Florida employers and their workers’ compensation insurance carriers, often referred to in combination as the “E/C,” are obligated under Florida Statute 440.13(2)(a) to “furnish to the employee such medically necessary remedial treatment, care, and attendance for such period as the nature of the injury or the process of recovery may require….” Many a battle is fought over medical necessity.
It is common in workers’ compensation cases for authorized medical providers to make referrals for various types of medical care. Under 440.13, once E/C has received the referral request, it has a prescribed period of time to respond or the requested care will be deemed medically necessary. The request must be made in writing to the carrier, while the carrier’s response may be by telephone or in writing. Sec. 440.13(3)(d).
How long E/C has to respond depends on the nature and expense of the requested service. 440.13(3)(d) limits the response time to three (3) days, while 440.13(3)(i) allows ten (10) days. 440.13(3)(i) provides in pertinent part as follows:
Notwithstanding paragraph (d), a claim for specialist consultations, surgical operations, physiotherapeutic or occupational therapy procedures, X-ray examinations, or special diagnostic laboratory tests that cost more than $1,000 and other specialty services that the department identifies by rule is not valid and reimbursable unless the services have been expressly authorized by the carrier….
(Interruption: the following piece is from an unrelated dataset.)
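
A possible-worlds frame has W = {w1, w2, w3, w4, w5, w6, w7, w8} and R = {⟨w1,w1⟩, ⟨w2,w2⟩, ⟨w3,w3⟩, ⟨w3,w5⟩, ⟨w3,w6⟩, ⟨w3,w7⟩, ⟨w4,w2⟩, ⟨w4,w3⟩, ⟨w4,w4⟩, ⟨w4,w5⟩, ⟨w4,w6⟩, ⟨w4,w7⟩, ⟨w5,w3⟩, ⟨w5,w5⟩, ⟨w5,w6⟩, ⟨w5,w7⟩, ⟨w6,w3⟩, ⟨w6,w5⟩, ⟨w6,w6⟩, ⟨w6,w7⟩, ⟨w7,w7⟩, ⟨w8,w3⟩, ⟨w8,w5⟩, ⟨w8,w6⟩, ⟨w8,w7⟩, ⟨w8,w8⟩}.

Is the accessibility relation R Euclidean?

No

Euclidean: no — w3 R w7 and w3 R w5, but not w7 R w5.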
In practice, this exception applies to most referrals. For example, in the typical workers’ compensation case, the carrier will authorize a clinic to provide the initial evaluation and treat to the extent of its expertise. Almost invariably, the clinic will prescribe onsite physical therapy. This prescription falls under (3)(i). When the employee’s complaints persist, the clinic doctor will prescribe an MRI. This, too, falls under (3)(i). And if the MRI shows a medical condition outside the expertise of the clinic doctor, a referral will be made to a specialist, another (3)(i) situation.
Importantly, the response requirements of 440.13(3)(d) & (i) do not impose a duty on E/C to authorize the requested care. If E/C responds timely, it retains the right to challenge the medical necessity of the referral. Moreover, even if E/C is obligated by the operation of law to authorize the care, it is only required to continue providing the recommended treatment so long as it is reasonably and medically necessary. See Providence Prop. & Cas. v. Wilson, 990 So.2d 1224 (Fla. 1st DCA 2008); Dawson v. Clerk of the Cir. Ct.— Hillsborough County, 991 So.2d 407 (Fla. 1st DCA 2008) (holding that, although an E/C is obligated to comply with a claimant’s request for a one-time change of physician pursuant to section 440.13(2)(f) regardless of the E/C’s opinion as to the medical necessity of further treatment, an E/C is only obligated to provide treatment recommended by the new doctor that is reasonably and medically necessary).